Abdul Abiad (à gauche) est conseiller économique à la Banque asiatique de développement, Shang-Jin Wei, économiste en chef de la Banque asiatique de développement.
Il ne fait aucun doute que le ralentissement actuel de la croissance de la Chine a des effets considérables sur l'économie mondiale. Mais son rôle dans la forte baisse du prix des matières premières, qui a lieu depuis 2014 – un résultat dévastateur pour les pays exportateurs de matières premières, y compris les économies émergentes autrefois dynamiques –, est plus limité que ce que l'on croit habituellement. En fait, le ralentissement de la Chine est seulement une partie de l'histoire du prix des matières premières.
Il y a évidemment une corrélation claire entre la croissance du PIB de la Chine et les prix des matières premières. Au début des années 2000, lorsque la croissance chinoise a accéléré, les prix des matières premières ont fortement augmenté.
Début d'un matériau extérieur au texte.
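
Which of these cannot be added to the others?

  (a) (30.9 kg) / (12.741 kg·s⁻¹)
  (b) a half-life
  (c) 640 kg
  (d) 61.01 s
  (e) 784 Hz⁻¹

(c)

In SI base units:
  (a) [kg] / [kg·s⁻¹] = s
  (b) [half-life] = s
  (c) kg
  (d) s
  (e) Hz⁻¹ = (s⁻¹)⁻¹ = s
All reduce to s except (c), which is kg.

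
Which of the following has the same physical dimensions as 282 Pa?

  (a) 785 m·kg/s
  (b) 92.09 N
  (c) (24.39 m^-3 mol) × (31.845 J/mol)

(c)

Reference: Pa = N·m⁻² = kg·m⁻¹·s⁻².
Each option:
  (a) kg·m·s⁻¹
  (b) N = kg·m·s⁻²
  (c) [m⁻³·mol] · [kg·m²·s⁻²·mol⁻¹] = kg·m⁻¹·s⁻²  ← same
Only (c) matches kg·m⁻¹·s⁻².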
Et lorsque le ralentissement de la Chine a commencé en 2011, les prix de l'énergie ont chuté de 70 %, les prix des métaux de 50 % et les prix des matières premières agricoles de 35 %. Mais le point de vue selon lequel le ralentissement de la Chine est le principal moteur de l'effondrement des prix des matières premières est au mieux incomplet. Comme l'établit une nouvelle recherche menée par l'Asian Development Bank, alors que la Chine joue un rôle important sur les marchés des matières premières (elle représente environ la moitié de la consommation mondiale en métaux, en charbon et en porc, par exemple), elle est loin d'être aussi dominante qu'on l'imagine. La Chine représente moins d'un cinquième de la consommation mondiale de sucre, de blé, de volaille et de bœuf, 12 % de la consommation mondiale de pétrole brut et 5 % du gaz naturel. En fait, certaines matières premières qui ont connu la plus forte baisse des prix, surtout le pétrole (-73 %) et le gaz naturel (-55 %), sont celles pour lesquelles la Chine est un acteur relativement mineur.
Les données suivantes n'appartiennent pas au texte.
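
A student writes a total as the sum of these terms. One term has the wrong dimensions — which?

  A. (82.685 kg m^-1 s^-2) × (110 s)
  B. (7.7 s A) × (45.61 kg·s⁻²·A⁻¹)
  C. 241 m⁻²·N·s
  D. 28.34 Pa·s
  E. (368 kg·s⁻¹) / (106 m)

B.

Work out the base dimensions of each:
  A. [kg·m⁻¹·s⁻²] · [s] = kg·m⁻¹·s⁻¹
  B. [s·A] · [kg·s⁻²·A⁻¹] = kg·s⁻¹
  C. N·s·m⁻² = kg·m·s⁻²·s·m⁻² = kg·m⁻¹·s⁻¹
  D. Pa·s = N·m⁻²·s = kg·m⁻¹·s⁻¹
  E. [kg·s⁻¹] / [m] = kg·m⁻¹·s⁻¹
All reduce to kg·m⁻¹·s⁻¹ except B., which is kg·s⁻¹.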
En outre, la consommation réelle de matières premières de la Chine est encore plus faible que les chiffres ne le laissent penser. Les mesures conventionnelles, au lieu de prendre en compte les chaînes de production internationales, prennent simplement en compte la somme de la production d'un pays et les importations nettes de produits pour déterminer son niveau de consommation. Mais, pour la Chine, une proportion non négligeable des produits qu'elle « consomme » est en fait utilisée dans la production de marchandises destinées à l'exportation vers le reste du monde. En effet, près d'un tiers de la demande chinoise en métaux permet de satisfaire la demande d'exportation. Déduire les matières premières incorporées dans les produits manufacturés, exportés de Chine, réduirait considérablement le rôle apparent de la Chine sur ces marchés.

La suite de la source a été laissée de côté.